EL LEGADO ARTÍSTICO DEL MAESTRO ALFREDO SINCLAIR Y SU ESPOSA, OLGA, VIVE DENTRO DEL HOGAR EN EL CUAL RESIDIERON POR MÁS DE 60 AÑOS Y CRECIERON SUS TRES HIJOS: JORGE, OLGA Y MIGUEL ÁNGEL, QUIENES BUSCAN RESALTAR EL MAGNÍFICO TRABAJO DEL ARTISTA PANAMEÑO.

Entrar a la Casa Museo Sinclair es como viajar en una máquina del tiempo. Se puede apreciar un importante número de obras de arte que datan incluso de la década de 1940 hasta su última obra pintada a sus 94 años “Sueño de Ángel”, un autorretrato en el que la paz espiritual era plena.

También se pueden apreciar múltiples premios y reconocimientos que el Maestro recibió en vida y póstumamente, entre otros artículos utilizados por el Maestro Alfredo Sinclair, su esposa Olga Ávila, junto a sus tres hijos Jorge y Olga y Miguel Ángel.

La iniciativa de crear este espacio surgió cuando doña Olga antes de partir les hizo una pregunta “¿qué harán con todo el legado de su padre?”. «De allí surge la idea de que esa casa podía ser el recinto ideal para resguardar todo ese tesoro», indica el Dr.
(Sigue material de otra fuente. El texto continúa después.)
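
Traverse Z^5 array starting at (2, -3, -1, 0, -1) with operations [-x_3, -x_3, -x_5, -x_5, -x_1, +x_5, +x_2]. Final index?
(1, -2, -3, 0, -2)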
Jorge Sinclair.

NACE LA CASA MUSEO

Este proyecto es el resultado de una evolución gradual y organizada. En un principio, la casa se mantuvo igual durante los dos primeros años tras la muerte de la pareja. «Ese fue un tiempo de luto y reflexión que nos permitió reponernos anímicamente y pensar qué queríamos hacer verdaderamente con la casa».

ADECUACIÓN

Inspirados en la última voluntad de doña Olga de preservar el legado familiar, se inició con un proceso de consulta. Cada uno de los miembros de la familia Sinclair plasmó sus ideas, intenciones, opiniones y sugerencias de lo que debería ser la Casa Museo.

Sin embargo, transformar el espacio existente en un espacio cultural manteniendo el espíritu y el concepto de la casa en la que los patriarcas vivieron durante 50 años fue uno de los principales desafíos del proyecto.

«Se incorporaron espacios externos al flujo interno de la casa, de manera que hubiera mayor amplitud y cohesión. Se transformaron áreas domésticas en espacio de exhibición y de oficina para la Fundación. El tema de la iluminación interna y externa fue clave en el proceso y se actualizó el alumbrado de la casa con unas luminarias adecuadas para engalanar las obras del Maestro y aportar confort visual al espacio interno, nos cuenta el Dr. Sinclair.

LEGADO CONTINUO

«Para nosotros como hijos (y la familia en general), tenemos un sentimiento de profundo cariño, respeto, admiración y en especial de agradecimiento por todo lo que nuestros padres pudieron realizar juntos. La Casa Museo ejemplifica y encierra toda una mística; es el lugar donde una vez establecidos en 1967, se inicia una nueva etapa fundamental en todos los aspectos; aquí crecimos, nos educamos, compartimos, superamos adversidades y pudimos alcanzar el ideal que toda familia pueda desear.

Nos toca ahora a nosotros como hijos y a las generaciones siguientes, el preservar con mucho celo y humilde orgullo, este gran legado artístico, cultural y familiar de proporción invaluable”.